There’s a lo-fi feel to the recordings throughout – and a fuzzy, slightly stoned feel. ‘Meet On The Wedge’, for instance, has all the hallmarks of a tune written while sitting in the garden just after sunset, slightly jaded from the effects of an unknown substance.

‘Cancel The Fear’ unexpectedly manages to fuse Eels with John Carpenter. Elsewhere, there are bleeps, synth noises, and sounds which wouldn’t be out of place on a Dr. Who outtakes album. It probably won’t surprise you that there are themes of paranoia, cognitive dissonance and environmental decline herein.

‘Ex-Directory’ is what T-Rex might sound like if Mark Bolan‘s girlfriend whispered the vocals and Tangerine Dream were invited along to the party.

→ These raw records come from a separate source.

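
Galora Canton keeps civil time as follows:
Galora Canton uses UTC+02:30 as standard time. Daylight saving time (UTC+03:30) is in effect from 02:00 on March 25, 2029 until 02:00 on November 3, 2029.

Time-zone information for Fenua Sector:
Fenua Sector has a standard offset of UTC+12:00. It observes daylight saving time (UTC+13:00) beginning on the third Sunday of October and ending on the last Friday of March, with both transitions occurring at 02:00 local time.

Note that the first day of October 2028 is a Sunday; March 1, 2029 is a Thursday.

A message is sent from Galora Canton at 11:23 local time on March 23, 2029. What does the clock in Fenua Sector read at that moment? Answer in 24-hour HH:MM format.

21:53

March 23, 2029 does not fall between 25 March and 3 November, so daylight saving is not in effect and Galora Canton is at UTC+02:30.
11:23 Galora Canton − 2h30m = 08:53 UTC.
1 October 2028 is a Sunday, so the first Sunday is October 1 and the third is October 15.
1 March 2029 is a Thursday, so Fridays fall on 2, 9, 16, 23, 30; the last is March 30.
At the standard offset (UTC+12:00), 08:53 UTC + 12h = 20:53 Fenua Sector standard time.
Daylight saving runs 15 October 2028 – 30 March 2029; the standard-time date in Fenua Sector, March 23, 2029, is inside that window, so Fenua Sector is at UTC+13:00.
08:53 UTC + 13h = 21:53 Fenua Sector.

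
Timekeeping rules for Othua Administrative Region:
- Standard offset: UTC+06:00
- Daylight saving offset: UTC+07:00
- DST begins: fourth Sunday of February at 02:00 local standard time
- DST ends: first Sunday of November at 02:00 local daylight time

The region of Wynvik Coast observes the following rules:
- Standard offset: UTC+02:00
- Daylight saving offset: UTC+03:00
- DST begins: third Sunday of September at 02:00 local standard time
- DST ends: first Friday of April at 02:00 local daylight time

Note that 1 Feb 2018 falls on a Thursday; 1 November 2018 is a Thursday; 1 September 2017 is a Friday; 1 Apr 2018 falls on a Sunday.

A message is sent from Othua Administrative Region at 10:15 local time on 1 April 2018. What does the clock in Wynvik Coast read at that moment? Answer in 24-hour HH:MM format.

06:15

1 February 2018 is a Thursday, so the first Sunday is February 4 and the fourth is February 25.
1 November 2018 is a Thursday, so the first Sunday is November 4.
1 April 2018 falls between 25 February and 4 November, so daylight saving is in effect and Othua Administrative Region is at UTC+07:00.
10:15 Othua Administrative Region − 7h = 03:15 UTC.
1 September 2017 is a Friday, so the first Sunday is September 3 and the third is September 17.
1 April 2018 is a Sunday, so the first Friday is April 6.
At the standard offset (UTC+02:00), 03:15 UTC + 2h = 05:15 Wynvik Coast standard time.
Daylight saving runs 17 September 2017 – 6 April 2018; the standard-time date in Wynvik Coast, 1 April 2018, is inside that window, so Wynvik Coast is at UTC+03:00.
03:15 UTC + 3h = 06:15 Wynvik Coast.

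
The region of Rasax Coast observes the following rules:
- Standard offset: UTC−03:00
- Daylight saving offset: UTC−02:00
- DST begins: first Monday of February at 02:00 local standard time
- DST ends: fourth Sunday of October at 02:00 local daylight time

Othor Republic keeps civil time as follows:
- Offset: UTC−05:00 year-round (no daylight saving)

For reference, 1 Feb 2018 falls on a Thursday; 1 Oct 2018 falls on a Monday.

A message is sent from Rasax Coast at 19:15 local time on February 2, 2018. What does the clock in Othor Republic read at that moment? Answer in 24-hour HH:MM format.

1 February 2018 is a Thursday, so the first Monday is February 5.
1 October 2018 is a Monday, so the first Sunday is October 7 and the fourth is October 28.
February 2, 2018 is outside the daylight-saving period (5 February – 28 October), so Rasax Coast is on standard time, UTC−03:00.
19:15 Rasax Coast + 3h = 22:15 UTC.
Othor Republic has no daylight saving, so its offset is UTC−05:00 year-round.
22:15 UTC − 5h = 17:15 Othor Republic.

17:15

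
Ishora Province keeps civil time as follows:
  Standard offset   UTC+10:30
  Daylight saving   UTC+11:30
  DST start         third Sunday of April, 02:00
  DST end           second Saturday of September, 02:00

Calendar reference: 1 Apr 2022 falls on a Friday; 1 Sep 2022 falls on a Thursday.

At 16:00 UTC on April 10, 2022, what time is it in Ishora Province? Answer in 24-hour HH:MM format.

1 April 2022 is a Friday, so the first Sunday is April 3 and the third is April 17.
1 September 2022 is a Thursday, so the first Saturday is September 3 and the second is September 10.
At the standard offset (UTC+10:30), 16:00 UTC + 10h30m = 02:30 Ishora Province standard time (rolling into the next day, 11 April 2022).
The standard-time date in Ishora Province, April 11, 2022, is outside the daylight-saving period (17 April – 10 September), so Ishora Province is on standard time, UTC+10:30.
16:00 UTC + 10h30m = 02:30 local (rolling into the next day, 11 April 2022).

02:30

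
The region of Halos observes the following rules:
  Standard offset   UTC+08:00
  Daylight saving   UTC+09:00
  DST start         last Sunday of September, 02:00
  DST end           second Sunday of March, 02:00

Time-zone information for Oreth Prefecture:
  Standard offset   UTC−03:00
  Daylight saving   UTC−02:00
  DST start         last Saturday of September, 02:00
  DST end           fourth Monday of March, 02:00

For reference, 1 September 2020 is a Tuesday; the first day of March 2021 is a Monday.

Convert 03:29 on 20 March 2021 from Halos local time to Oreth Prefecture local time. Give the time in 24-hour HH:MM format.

17:29

1 September 2020 is a Tuesday, so Sundays fall on 6, 13, 20, 27; the last is September 27.
1 March 2021 is a Monday, so the first Sunday is March 7 and the second is March 14.
20 March 2021 does not fall between 27 September 2020 and 14 March 2021, so daylight saving is not in effect and Halos is at UTC+08:00.
03:29 Halos − 8h = 19:29 UTC (rolling into the previous day, 19 March 2021).
1 September 2020 is a Tuesday, so Saturdays fall on 5, 12, 19, 26; the last is September 26.
1 March 2021 is a Monday, so the first Monday is March 1 and the fourth is March 22.
At the standard offset (UTC−03:00), 19:29 UTC − 3h = 16:29 Oreth Prefecture standard time.
The standard-time date in Oreth Prefecture, 19 March 2021, lies within the daylight-saving period (26 September 2020 – 22 March 2021), so Oreth Prefecture is on daylight time, UTC−02:00.
19:29 UTC − 2h = 17:29 Oreth Prefecture.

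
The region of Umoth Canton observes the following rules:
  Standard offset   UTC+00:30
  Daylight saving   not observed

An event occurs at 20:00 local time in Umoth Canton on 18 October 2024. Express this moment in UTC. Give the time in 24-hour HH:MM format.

Umoth Canton stays on UTC+00:30 all year.
20:00 local − 0h30m = 19:30 UTC.

19:30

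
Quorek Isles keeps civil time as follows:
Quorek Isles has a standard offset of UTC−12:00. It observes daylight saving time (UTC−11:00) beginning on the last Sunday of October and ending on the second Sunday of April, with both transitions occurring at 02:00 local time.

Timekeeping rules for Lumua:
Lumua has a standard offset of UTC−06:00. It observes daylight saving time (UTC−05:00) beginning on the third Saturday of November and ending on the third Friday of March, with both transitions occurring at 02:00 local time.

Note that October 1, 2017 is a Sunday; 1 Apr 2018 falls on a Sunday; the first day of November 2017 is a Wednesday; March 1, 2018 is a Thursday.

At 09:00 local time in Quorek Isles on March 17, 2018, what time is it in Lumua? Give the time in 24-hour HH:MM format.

14:00

1 October 2017 is a Sunday, so Sundays fall on 1, 8, 15, 22, 29; the last is October 29.
1 April 2018 is a Sunday, so the first Sunday is April 1 and the second is April 8.
March 17, 2018 lies within the daylight-saving period (29 October 2017 – 8 April 2018), so Quorek Isles is on daylight time, UTC−11:00.
09:00 Quorek Isles + 11h = 20:00 UTC.
1 November 2017 is a Wednesday, so the first Saturday is November 4 and the third is November 18.
1 March 2018 is a Thursday, so the first Friday is March 2 and the third is March 16.
At the standard offset (UTC−06:00), 20:00 UTC − 6h = 14:00 Lumua standard time.
The standard-time date in Lumua, March 17, 2018, is outside the daylight-saving period (18 November 2017 – 16 March 2018), so Lumua is on standard time, UTC−06:00.
20:00 UTC − 6h = 14:00 Lumua.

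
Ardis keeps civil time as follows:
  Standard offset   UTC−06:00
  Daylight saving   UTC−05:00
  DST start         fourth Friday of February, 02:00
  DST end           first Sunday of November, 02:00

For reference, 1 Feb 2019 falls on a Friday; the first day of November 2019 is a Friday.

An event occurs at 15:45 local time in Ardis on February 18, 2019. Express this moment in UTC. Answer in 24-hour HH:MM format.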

It’s arguably the most ‘pop’ song here.

There’s definitely a feel-good retro theme going on here too. ‘Broken Compass’ could be the sound of an archived Kraftwerk session where ‎Florian Schneider decided to bring along an electric guitar with a fuzz effect pedal which he’s borrowed from Sonic Youth. Fans of seventies early electronica and lo-fi will be in their element.

‘Viral Hit’ rounds things off – and by my reckoning, it’s the standout track. It was apparently written during the pandemic, which just goes to show that some good things do actually come out of a pandemic.

In summary, there are countless ideas across this album – and that’s really the way this album should be approached when listening to it. It’s almost like a document – or a diarised soundtrack – of the randomised thoughts of Wallace, where none of the chapters of the book bear any relation to the next. Just because we’re hearing about a star exploding in a far away universe in the current song doesn’t mean we won’t hear about a vandalised phone box in the next one.

‘Field Recordings’ is released on Fri 5th March.